ISBN: 978-3-527-62879-7

January 2010

610 pages

Description
Written by authors with an international reputation, acknowledged expertise and teaching experience, this is the most up-to-date resource on the field. The text is clearly structured throughout so as to be readily accessible, and begins by looking at scattering of a scalar particle by one-dimensional systems. The second section deals with the scattering of neutrons with spin in one-dimensional potentials, while the third treats dynamical diffraction in three-dimensional periodic media. The final two sections conclude with incoherent and small angle scattering, and some problems of quantum mechanics.
With its treatment of the theories, experiments and applications involved in neutron optics, this relevant reading for nuclear physicists and materials scientists alike.
About the Author
Masahiko Utsuro is professor emeritus at Kyoto University and currently continues his research activities at the Research Center for Nuclear Physics, Osaka University, Japan. He spent most of his career working in the Research Reactor Institute at Kyoto University, and gave lectures and graduate courses in neutron science for more than 20 years both at Kyoto and Osaka University. He devoted most of his professional life to neutron optics research as the head professor for neutron science at the Research Reactor Institute. Professor Utsuro has authored over 200 scientific publications and has also contributed to book publications. He is a member of the Physical Society of Japan and of the Japanese Society for Neutron Science.
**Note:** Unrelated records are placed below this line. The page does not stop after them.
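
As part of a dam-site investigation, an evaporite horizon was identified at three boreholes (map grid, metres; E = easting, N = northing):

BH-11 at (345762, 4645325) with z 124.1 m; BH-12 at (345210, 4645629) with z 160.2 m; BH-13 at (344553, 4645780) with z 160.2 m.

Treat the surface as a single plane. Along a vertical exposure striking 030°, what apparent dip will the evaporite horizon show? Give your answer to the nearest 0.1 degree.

11.3°

Let the plane be z = a·E + b·N + c.
BH-12−BH-11: −552a + 304b = 36.1;  BH-13−BH-11: −1209a + 455b = 36.1.
Solving gives a = 0.04684, b = 0.20380.
Unit vector along 030° is (sin 30°, cos 30°) = (0.5000, 0.8660).
Slope in that direction = a·(0.5000) + b·(0.8660) = 0.19992.
Apparent dip = arctan|0.19992| = 11.3° (true dip is 11.8°, so apparent ≤ true as expected).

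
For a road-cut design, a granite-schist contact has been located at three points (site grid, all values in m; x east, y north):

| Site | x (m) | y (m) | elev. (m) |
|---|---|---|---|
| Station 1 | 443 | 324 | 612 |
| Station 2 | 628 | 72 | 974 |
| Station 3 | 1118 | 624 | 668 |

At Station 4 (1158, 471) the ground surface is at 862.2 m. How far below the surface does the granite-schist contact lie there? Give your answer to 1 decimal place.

Two edge vectors: Station 1→Station 2 = (185, -252, 362), Station 1→Station 3 = (675, 300, 56).
Normal n = (Station 1→Station 2) × (Station 1→Station 3) = (-122712, 233990, 225600).
So ∂z/∂x = −n_x/n_z = 0.543936 and ∂z/∂y = −n_y/n_z = −1.037190.
Intercept c from Station 1: 612 − 240.96 + 336.05 = 707.09.
At (1158, 471): z_contact = 629.88 − 488.52 + 707.09 = 848.45 m.
Depth below ground = 862.2 − 848.45 = 13.8 m.

13.8 m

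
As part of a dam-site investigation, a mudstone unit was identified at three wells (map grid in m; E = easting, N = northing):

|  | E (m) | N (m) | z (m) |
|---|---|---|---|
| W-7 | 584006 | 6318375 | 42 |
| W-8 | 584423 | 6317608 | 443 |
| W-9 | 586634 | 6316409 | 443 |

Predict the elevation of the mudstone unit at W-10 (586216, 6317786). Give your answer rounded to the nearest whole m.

-410 m

Let the plane be z = a·E + b·N + c.
W-8−W-7: 417a − 767b = 401;  W-9−W-7: 2628a − 1966b = 401.
Solving gives a = −0.40205493, b = −0.74140405.
Then c = 42 − a·584006 − b·6318375 = 4919313.31.
At (586216, 6317786): z = −235691.0 − 4684032.1 + 4919313.31 = -409.9 m.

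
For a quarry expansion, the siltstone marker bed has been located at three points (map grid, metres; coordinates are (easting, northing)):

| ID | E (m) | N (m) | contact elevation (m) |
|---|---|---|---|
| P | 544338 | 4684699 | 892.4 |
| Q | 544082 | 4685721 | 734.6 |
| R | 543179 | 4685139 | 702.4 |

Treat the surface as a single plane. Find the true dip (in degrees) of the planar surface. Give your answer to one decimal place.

9.7°

Two edge vectors: P→Q = (-256, 1022, -157.8), P→R = (-1159, 440, -190).
Normal n = (P→Q) × (P→R) = (-124748, 134250.2, 1071858).
So ∂z/∂E = −n_x/n_z = 0.11638 and ∂z/∂N = −n_y/n_z = −0.12525.
Gradient magnitude |∇z| = √(a² + b²) = √(0.01355 + 0.01569) = 0.17098.
True dip = arctan(0.17098) = 9.7°, dipping toward NW (azimuth ≈ 317°).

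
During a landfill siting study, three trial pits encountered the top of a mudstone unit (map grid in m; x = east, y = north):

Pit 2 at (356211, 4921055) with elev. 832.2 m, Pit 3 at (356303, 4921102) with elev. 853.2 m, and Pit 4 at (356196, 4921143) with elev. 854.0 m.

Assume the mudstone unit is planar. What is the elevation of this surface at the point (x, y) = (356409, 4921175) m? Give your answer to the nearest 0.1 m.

Two edge vectors: Pit 2→Pit 3 = (92, 47, 21), Pit 2→Pit 4 = (-15, 88, 21.8).
Normal n = (Pit 2→Pit 3) × (Pit 2→Pit 4) = (-823.4, -2320.6, 8801).
So ∂z/∂x = −n_x/n_z = 0.093557550 and ∂z/∂y = −n_y/n_z = 0.263674582.
Intercept c from Pit 2: 832.2 − 33326.23 − 1297557.12 = −1330051.15.
At (356409, 4921175): z = 33344.8 + 1297588.8 − 1330051.15 = 882.4 m.

882.4 m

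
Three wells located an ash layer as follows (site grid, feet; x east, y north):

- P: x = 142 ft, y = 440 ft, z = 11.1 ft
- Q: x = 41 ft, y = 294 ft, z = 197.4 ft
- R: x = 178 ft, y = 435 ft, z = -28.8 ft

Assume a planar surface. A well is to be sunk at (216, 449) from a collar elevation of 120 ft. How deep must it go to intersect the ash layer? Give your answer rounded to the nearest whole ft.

Let the plane be z = a·x + b·y + c.
Q−P: −101a − 146b = 186.3;  R−P: 36a − 5b = −39.9.
Solving gives a = −1.17287, b = −0.46466.
Then c = 11.1 − a·142 − b·440 = 382.10.
At (216, 449): z_contact = −253.3 − 208.6 + 382.10 = -79.9 ft.
Depth below ground = 120 − (-79.9) = 200 ft.

200 ft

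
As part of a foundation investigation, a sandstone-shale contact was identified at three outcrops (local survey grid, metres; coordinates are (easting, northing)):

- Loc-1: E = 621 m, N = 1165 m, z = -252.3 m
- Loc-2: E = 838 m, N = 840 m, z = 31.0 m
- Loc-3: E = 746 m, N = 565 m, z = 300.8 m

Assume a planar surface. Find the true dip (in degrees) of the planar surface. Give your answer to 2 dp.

Let the plane be z = a·E + b·N + c.
Loc-2−Loc-1: 217a − 325b = 283.3;  Loc-3−Loc-1: 125a − 600b = 553.1.
Solving gives a = −0.10915, b = −0.94457.
Gradient magnitude |∇z| = √(a² + b²) = √(0.01191 + 0.89222) = 0.95086.
True dip = arctan(0.95086) = 43.56°, dipping toward N (azimuth ≈ 007°).

43.56°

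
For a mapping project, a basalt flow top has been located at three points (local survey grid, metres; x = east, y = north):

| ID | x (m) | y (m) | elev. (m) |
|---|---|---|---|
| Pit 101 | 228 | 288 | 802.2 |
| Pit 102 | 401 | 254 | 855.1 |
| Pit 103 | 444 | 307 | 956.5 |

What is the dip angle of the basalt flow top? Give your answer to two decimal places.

57.20°

Let the plane be z = a·x + b·y + c.
Pit 102−Pit 101: 173a − 34b = 52.9;  Pit 103−Pit 101: 216a + 19b = 154.3.
Solving gives a = 0.58803, b = 1.43613.
Gradient magnitude |∇z| = √(a² + b²) = √(0.34577 + 2.06247) = 1.55185.
True dip = arctan(1.55185) = 57.20°, dipping toward SSW (azimuth ≈ 202°).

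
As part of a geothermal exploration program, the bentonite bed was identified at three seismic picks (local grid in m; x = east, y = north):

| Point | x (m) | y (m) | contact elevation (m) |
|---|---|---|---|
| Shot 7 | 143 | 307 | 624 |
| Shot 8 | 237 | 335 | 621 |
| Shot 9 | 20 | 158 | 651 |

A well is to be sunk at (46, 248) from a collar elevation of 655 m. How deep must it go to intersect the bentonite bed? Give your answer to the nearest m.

22 m

Let the plane be z = a·x + b·y + c.
Shot 8−Shot 7: 94a + 28b = −3;  Shot 9−Shot 7: −123a − 149b = 27.
Solving gives a = 0.02926, b = −0.20536.
Then c = 624 − a·143 − b·307 = 682.86.
At (46, 248): z_contact = 1.3 − 50.9 + 682.86 = 633.3 m.
Depth below ground = 655 − 633.3 = 22 m.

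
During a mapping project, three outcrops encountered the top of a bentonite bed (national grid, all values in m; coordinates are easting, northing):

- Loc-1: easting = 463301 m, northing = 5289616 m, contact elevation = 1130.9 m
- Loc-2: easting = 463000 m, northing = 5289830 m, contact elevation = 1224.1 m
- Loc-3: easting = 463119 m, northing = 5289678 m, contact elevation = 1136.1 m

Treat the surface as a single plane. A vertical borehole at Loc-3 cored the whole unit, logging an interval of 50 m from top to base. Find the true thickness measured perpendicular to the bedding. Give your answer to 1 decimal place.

Two edge vectors: Loc-1→Loc-2 = (-301, 214, 93.2), Loc-1→Loc-3 = (-182, 62, 5.2).
Normal n = (Loc-1→Loc-2) × (Loc-1→Loc-3) = (-4665.6, -15397.2, 20286).
So ∂z/∂easting = −n_x/n_z = 0.22999 and ∂z/∂northing = −n_y/n_z = 0.75901.
|∇z| = √(a²+b²) = 0.79309, so dip δ = arctan(0.79309) = 38.42°.
True thickness = vertical thickness × cos δ = 50 × cos 38.42° = 39.2 m.

39.2 m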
Vladimir Ignatovich is a senior scientist at the Joint Institute for Nuclear Research JINR in Dubna, Russia. Having obtained his academic degrees from Moscow State University, he spent most of his career working in the Laboratory of Neutron Physics at JINR. Dr. Ignatovich has authored over 150 scientific publications and a book on ultracold neutrons. Visits and invited talks have taken him to international institutions like NIST, CALTECH and National Laboratories (USA), to many laboratories in Europe, and to the Research Reactor Institute of Kyoto University, where he spent a whole year. He is a member of the Russian Physical Society and of the Neutron Scattering Society of America.